Parto

Foi um corte na barriga, mais profundo do que parece. Atingiu o coração, atravessou a linha da vida. Por ele saiu um ser para viver e escorreu outro para morrer todos os dias.

Foi um corte mais profundo do que parece. Não há um dia que não haja dor e uma vontade incontrolável de chorar, de se esvaziar em lágrimas tentando se encher de esperança. Mas a esperança não vem. Na verdade, ela foi embora, fugiu no primeiro rasgão da carne, juntamente com a felicidade.

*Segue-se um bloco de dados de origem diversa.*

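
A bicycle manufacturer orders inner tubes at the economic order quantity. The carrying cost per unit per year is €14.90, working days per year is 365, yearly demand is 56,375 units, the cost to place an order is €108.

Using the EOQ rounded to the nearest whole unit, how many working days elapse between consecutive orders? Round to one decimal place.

5.9 days

Optimal lot size Q* = (2 × 56,375 × €108 / €14.9)^½ ≈ 904.02 → Q = 904 units
Cycle time = (working days × Q)/D = (365 × 904) / 56,375 = 5.853 days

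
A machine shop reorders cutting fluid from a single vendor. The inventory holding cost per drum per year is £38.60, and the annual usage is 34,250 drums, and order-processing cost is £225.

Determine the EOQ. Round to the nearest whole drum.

632 drums

2DS/H = 2·34,250·225/38.6 = 399,287.56
EOQ = √399,287.56 ≈ 631.89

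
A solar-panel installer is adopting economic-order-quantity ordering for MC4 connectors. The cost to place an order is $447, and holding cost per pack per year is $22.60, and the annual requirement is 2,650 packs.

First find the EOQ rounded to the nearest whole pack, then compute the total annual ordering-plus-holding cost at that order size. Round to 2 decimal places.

$7,317.22

2DS/H = 2·2,650·447/22.6 = 104,827.43
EOQ = √104,827.43 ≈ 323.77 → Q = 324 packs
Orders/yr = 2,650/324 = 8.179; ordering cost = 8.179 × $447 = $3,656.02
Average inventory = 324/2 = 162; holding cost = 162 × $22.6 = $3,661.20
Total = $3,656.02 + $3,661.20 = $7,317.22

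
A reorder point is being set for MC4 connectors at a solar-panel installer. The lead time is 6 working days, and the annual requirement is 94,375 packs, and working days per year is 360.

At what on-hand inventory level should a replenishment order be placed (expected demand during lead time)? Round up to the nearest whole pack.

1,573 packs

Daily demand d = 94,375 / 360 = 262.153 packs/day
Demand during lead time = 262.153 × 6 = 1,572.92
Reorder point = 1,572.92 → round up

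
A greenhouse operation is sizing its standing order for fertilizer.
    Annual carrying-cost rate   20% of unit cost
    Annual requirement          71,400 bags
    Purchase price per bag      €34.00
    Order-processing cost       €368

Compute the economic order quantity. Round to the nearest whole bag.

H = i·C = 0.2 × €34 = €6.8000 per bag-year
Q* = √(2·D·S / H) = √(2·71,400·368 / 6.8) = √7,728,000.0 ≈ 2,779.93

2,780 bags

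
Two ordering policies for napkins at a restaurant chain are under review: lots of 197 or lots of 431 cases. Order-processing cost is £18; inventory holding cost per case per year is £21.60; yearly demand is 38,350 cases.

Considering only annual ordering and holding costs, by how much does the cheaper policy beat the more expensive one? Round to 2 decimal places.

TC(Q) = (D/Q)S + (Q/2)H
TC(197) = (38,350/197)×18 + (197/2)×21.6 = £5,631.66
TC(431) = (38,350/431)×18 + (431/2)×21.6 = £6,256.42
|ΔTC| = |£5,631.66 − £6,256.42| = £624.76

£624.76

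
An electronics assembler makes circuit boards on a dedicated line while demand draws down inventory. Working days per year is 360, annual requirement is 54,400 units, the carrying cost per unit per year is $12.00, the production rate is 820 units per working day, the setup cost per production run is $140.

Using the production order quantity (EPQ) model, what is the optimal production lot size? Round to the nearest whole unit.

1,247 units

Daily demand d = 54,400/360 = 151.111; p = 820; 1 − d/p = 0.81572
EPQ = √(2DS / (H(1 − d/p)))
    = √(2 × 54,400 × 140 / (12 × 0.81572)) ≈ 1,247.43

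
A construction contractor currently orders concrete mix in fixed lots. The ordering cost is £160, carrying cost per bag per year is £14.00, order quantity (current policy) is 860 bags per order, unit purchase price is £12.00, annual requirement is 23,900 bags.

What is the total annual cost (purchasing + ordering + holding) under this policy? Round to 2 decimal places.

£297,266.51

Ordering: D/Q × S = 23,900/860 × £160 = £4,446.51
Holding:  Q/2 × H = 860/2 × £14 = £6,020.00
Purchase cost = D·C = 23,900 × 12 = £286,800.00
Total = £4,446.51 + £6,020.00 + £286,800.00 = £297,266.51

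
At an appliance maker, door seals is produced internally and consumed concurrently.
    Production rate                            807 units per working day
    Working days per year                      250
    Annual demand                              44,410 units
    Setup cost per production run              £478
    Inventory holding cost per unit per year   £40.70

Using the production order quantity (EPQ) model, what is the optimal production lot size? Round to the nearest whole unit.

d = 44,410/250 = 177.6400 units/day;  effective holding cost H(1 − d/p) = 40.7·(1 − 177.6400/807) = 31.74096
Q* = √(2DS / H_eff) = √(2·44,410·478 / 31.74096) ≈ 1,156.54

1,157 units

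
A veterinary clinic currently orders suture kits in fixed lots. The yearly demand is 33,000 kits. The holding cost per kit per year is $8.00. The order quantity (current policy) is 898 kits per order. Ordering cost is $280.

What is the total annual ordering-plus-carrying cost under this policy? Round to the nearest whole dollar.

$13,882

Annual ordering cost = (D/Q)·S = (33,000/898) × 280 = $10,289.53
Annual holding cost  = (Q/2)·H = (898/2) × 8 = $3,592.00
Total = $10,289.53 + $3,592.00 = $13,881.53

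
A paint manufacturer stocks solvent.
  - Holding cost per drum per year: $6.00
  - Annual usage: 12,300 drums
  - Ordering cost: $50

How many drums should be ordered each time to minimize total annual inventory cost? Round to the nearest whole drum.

453 drums

2DS/H = 2·12,300·50/6 = 205,000.00
EOQ = √205,000.00 ≈ 452.77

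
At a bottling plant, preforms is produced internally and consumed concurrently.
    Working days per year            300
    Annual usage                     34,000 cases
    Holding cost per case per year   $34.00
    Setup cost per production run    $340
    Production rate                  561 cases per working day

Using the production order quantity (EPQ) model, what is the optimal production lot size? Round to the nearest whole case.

923 cases

d = 34,000/300 = 113.3333 cases/day;  effective holding cost H(1 − d/p) = 34·(1 − 113.3333/561) = 27.13131
Q* = √(2DS / H_eff) = √(2·34,000·340 / 27.13131) ≈ 923.12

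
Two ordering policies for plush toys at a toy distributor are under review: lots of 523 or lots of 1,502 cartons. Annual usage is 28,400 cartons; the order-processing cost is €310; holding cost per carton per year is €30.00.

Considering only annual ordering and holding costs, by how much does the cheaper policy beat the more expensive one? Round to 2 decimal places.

€3,712.87

For each Q, cost = (D/Q)·S + (Q/2)·H.
TC(523) = (28,400/523)×310 + (523/2)×30 = €24,678.65
TC(1,502) = (28,400/1,502)×310 + (1,502/2)×30 = €28,391.52
Cheaper: Q = 523.  Difference = €3,712.87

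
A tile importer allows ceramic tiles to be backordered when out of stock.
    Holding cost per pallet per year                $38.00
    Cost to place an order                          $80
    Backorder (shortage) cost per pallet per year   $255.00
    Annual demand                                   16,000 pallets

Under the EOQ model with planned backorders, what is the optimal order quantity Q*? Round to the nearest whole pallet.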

Foi um corte mais profundo do que deveria ser. Abalou a mente, acabou com o equilíbrio, abriu as portas para o caos, que se instaurou sem pedir licença, sem ter pena, sem dar espaço para o consolo.

Foi um corte mais profundo do que deveria ser. Deixou uma marca na pele e uma ferida na alma, que não fecha. Uma ferida que é magoada com frequência, sem piedade, principalmente por meio de palavras. Ela dói no frio da noite, mas também no calor do dia, ela dói, não importa a hora ou a estação.

Foi um corte profundo, muito além do que se pode ver ou apalpar. Na verdade, suas consequências são difíceis de ser percebidas por outras pessoas, apenas o ser dilacerado pode senti-las. Uma incisão violenta, irrecuperável, que priva da liberdade, que impede a vida de acontecer, mas que não dá a ela um ponto final, fazendo o sofrimento ser indissolúvel.